‘Sometimes tell no to Russians’
16 December, 2010
‘Sometimes tell no to Russians’

Kremlin set to trample down Abkhazians and Abkhazian laws


The Kremlin decided to grab the best resort area of Abkhazia (de jure part of Georgia, de facto independent but occupied by Russia) in exchange of its recognition. Abkhazian people is in great predicament, i.e. in great debt to Russian people.

Or call it a heavy commitment on their shoulders. The Kremlin and its current chiefs try everything to get a grip on lucrative resort areas of Abkhazia. They are applying a

heavy pressure on President Bagapsh to adopt a law and open the doors to Russian ownership of Georgian land.
Everything started from the new appetite of the Kremlin officials for the seaside, the phenomenon reminiscent the dacha bonanza for Communist apparatchiks of Soviet times. No wonder, Kremlin eyes the dachas of Stalin, Khrushchev, Beria, Gorbachev, etc. Apparently, Russian bureaucrats think they are entitled to inherit blue-sky comfort and holidays. That is why they are in serious talks with Bagapsh – the man of their own political making – for delicious pies.
Bagapsh was certainly taken aback when he met a sudden local resistance to the whims of Kremlin bosses. Consequently, the Russian-Abkhazian property confrontation has been on the steady rise.
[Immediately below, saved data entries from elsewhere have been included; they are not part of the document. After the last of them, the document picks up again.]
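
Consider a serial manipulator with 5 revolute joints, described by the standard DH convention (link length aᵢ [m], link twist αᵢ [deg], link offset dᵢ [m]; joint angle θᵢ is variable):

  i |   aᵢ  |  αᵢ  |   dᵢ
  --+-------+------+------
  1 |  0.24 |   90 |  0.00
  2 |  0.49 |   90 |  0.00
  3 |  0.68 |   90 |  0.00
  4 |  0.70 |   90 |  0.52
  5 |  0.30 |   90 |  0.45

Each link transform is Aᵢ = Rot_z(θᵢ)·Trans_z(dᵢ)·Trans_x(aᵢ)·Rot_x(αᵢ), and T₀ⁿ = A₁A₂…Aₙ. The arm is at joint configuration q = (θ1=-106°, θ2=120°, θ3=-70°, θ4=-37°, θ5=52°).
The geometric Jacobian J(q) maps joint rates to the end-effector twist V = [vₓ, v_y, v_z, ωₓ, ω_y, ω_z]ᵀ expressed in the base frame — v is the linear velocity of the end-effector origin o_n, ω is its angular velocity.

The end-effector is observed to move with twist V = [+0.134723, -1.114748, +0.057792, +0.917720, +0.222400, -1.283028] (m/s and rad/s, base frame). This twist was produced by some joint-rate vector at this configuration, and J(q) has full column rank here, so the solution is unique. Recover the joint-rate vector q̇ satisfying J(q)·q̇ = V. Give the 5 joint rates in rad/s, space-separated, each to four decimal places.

-0.5350 -0.7520 -0.6760 0.4130 0.1280

o_n = [1.4254, 0.2287, -0.3066]
J₁: ẑ×o_n = [-0.2287, 1.4254, 0.0000], ω = ẑ
J2: z=[-0.9613, 0.2756, 0.0000] o=[-0.0662, -0.2307, 0.0000] → [-0.0845, -0.2948, -0.8527, -0.9613, 0.2756, 0.0000]
J3: z=[-0.2387, -0.8325, 0.5000] o=[0.0014, 0.0048, 0.4244] → [0.4966, 0.5375, 1.1320, -0.2387, -0.8325, 0.5000]
J4: z=[0.1993, -0.5459, -0.8138] o=[0.6477, -0.0595, 0.6258] → [0.7436, -0.4471, 0.4820, 0.1993, -0.5459, -0.8138]
J5: z=[-0.3813, 0.7218, -0.5776] o=[1.3832, -0.0456, 0.1575] → [-0.1766, -0.2014, -0.1351, -0.3813, 0.7218, -0.5776]
q̇ = J⁺·V = [-0.5350, -0.7520, -0.6760, 0.4130, 0.1280]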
Emotions are boiling over. Abkhazians openly resent dacha handovers and dacha-associated diplomatic immunity zones. On the other hand, Russian citizens are airing their grievances too. They complain that Abkhazians are ousting locals of Russian origin from their own houses. Last week a number of Russian citizens staged a protest rally in front of so called Abkhazian Embassy in Moscow, demanding that the violation of rights of Russian citizens be stopped. The rally activists handed a statement to the Abkhazian Ambassador, which lists many facts of such violations.
“WWII capitulation conditions were much more bearable and decent for the defeated Germany and Japan than the documents signed by Abkhazian leaders allowing Russians to have Abkhazians bow down their heads in obedience,” say frustrated Abkhazians in Sokhumi.
Despite the local resentment, Russia stubbornly continues forcing the Bagapsh Authorities to adopt a new law on private property, which would permit Russian citizens the purchase of Abkhazian lands. Current Abkhazian legislation prohibits real estate purchases by foreign citizens. As recently as two months ago, Russian PM Vladimir Putin ordered Russian Security Service and Foreign Affairs Ministry to sign a document on the handover of certain resort buildings in Abkhazia to Russia. As for the land areas underneath these buildings, they would be given to Russians for a 49-year long renting period with automatic extension rights. The yearly rent fee would be symbolic, constituting only one Ruble.
According to such Agreement, Russia would request from Sokhumi the granting of the right of large-scale constructions. Moreover, one of the contractual articles defines that Russian citizens serving at these Russian sites would be subject to Abkhazian law.
Meanwhile, Bagapsh is getting anxious. Probably he cannot withstand weight of Russian boots and tries to drive home the message to Abkhazians that they are owing to Russians immensely, so that they are obliged to hand these sites over to Russians. He explains that these sites used to belong to the Soviet Union, the country who was the first in history to recognize their independence and which has been their friend and strategic partner first as the Soviet Union and then as Russia.
Baghapsh reminds to his people that Beria’s ‘Dacha’ in Gagra was actually sold to Krasnodar Krai’s (region) Administration 7-8 years ago for several Rubles by Vladislav Ardzinba. While Bichvinta State Dacha has been under Russian use since even earlier period.
It is noteworthy that local public and political parties have already formed a special group which would research the validity of this document under the Abkhazian legislation. The opposition leader Raul Khajimba calls for help from authoritative persons. History experts and media representatives meanwhile held a conference with a motto “Sometimes tell no to Russia”. The gathering proved to be noisy. Its participants were unanimous in their critical attitudes to both official Moscow and Sokhumi Authorities.
Anatoli Otirba, Abkhazian businessman operating in Russia, who was even a presidential candidate in the 2004 elections, states that what unnerves him is not the dacha handovers or the size of the renting fee but the permission to violate Abkhazian law.
It seems Abkhazians cannot put up with the main thing, i.e. the demand of diplomatic immunity by Russia because it would mean these sites would not fall under the Abkhazian legislation.
Experts suppose that the extent of such diplomatic immunity would be increased by Russians, which would fuel more and more Abkhazian frustrations. If Abkhazia adopts the Kremlin-initiated law, in several years Abkhazians would be standing at the edge of the abyss called demographic catastrophe. Eventually Russians would become owners of entire Abkhazian land, or at least the entire coastline, which is a strategic wealth of Abkhazia. Some experts do not rule out that such a grave prospect may provoke an open clash of Abkhazians with Russians.